El protagonismo de Al Qaeda, que el miércoles pasado sacó una declaración dando su apoyo a la revuelta en Libia, tiene a las potencias occidentales deshojando la margarita. Por un lado desean salir de una vez por todas del incómodo Gadhafi y le exigen que cese la represión, pero por el otro lado temen por el futuro de sus inversiones petroleras y por el aumento del precio del barril de petróleo que ya pasó la barrera de los 100 dólares. A diferencia de Egipto donde el ejército promovió la salida de Mubarak y garantizó una solución fiable para la potencia dominante, en Libia no hay tal garantía. Gadhafi mismo aseguró que no es el títere que puede ser sacado del país o echado a un lado; afirmó en televisión que luchará hasta la muerte, al mismo tiempo que denunció la injerencia extranjera tanto de los islamistas radicales como de las potencias imperialistas en los asuntos internos de su país.

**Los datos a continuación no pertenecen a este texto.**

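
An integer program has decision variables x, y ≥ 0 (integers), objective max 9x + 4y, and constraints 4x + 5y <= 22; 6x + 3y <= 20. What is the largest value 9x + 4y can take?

(x,y)=(3,0) is feasible, giving 27.
(x,y)=(2,1) is feasible, giving 22.
Maximum is 27 at (x,y)=(3,0).

27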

Los medios de prensa han ocultado cuidadosamente cualquier información que de cuenta de lo que realmente está sucediendo, al mismo tiempo que magnifican los disturbios preparando el terreno para una intervención de la OTAN con el fin de garantizar sus inversiones y el suministro de petróleo y gas del cual dependen sustancialmente los países europeos de la cuenca mediterránea, en especial Italia. Sin embargo, estas potencias vacilan frente a la incógnita de si podrán garantizar un nuevo régimen que garantice su dominación neocolonial. Mientras tanto, el peligro de una guerra interna que enfrentaría la región cirenaica, rica en recursos naturales, y la tripolitania, sede del gobierno, se acrecienta, intensificando los temores que ya tienen las multinacionales petroleras y los gobiernos neocolonialistas. Los pueblos del mundo debemos rechazar la intervención extranjera en Libia y apoyar que los libios decidan autónomamente el futuro de su país.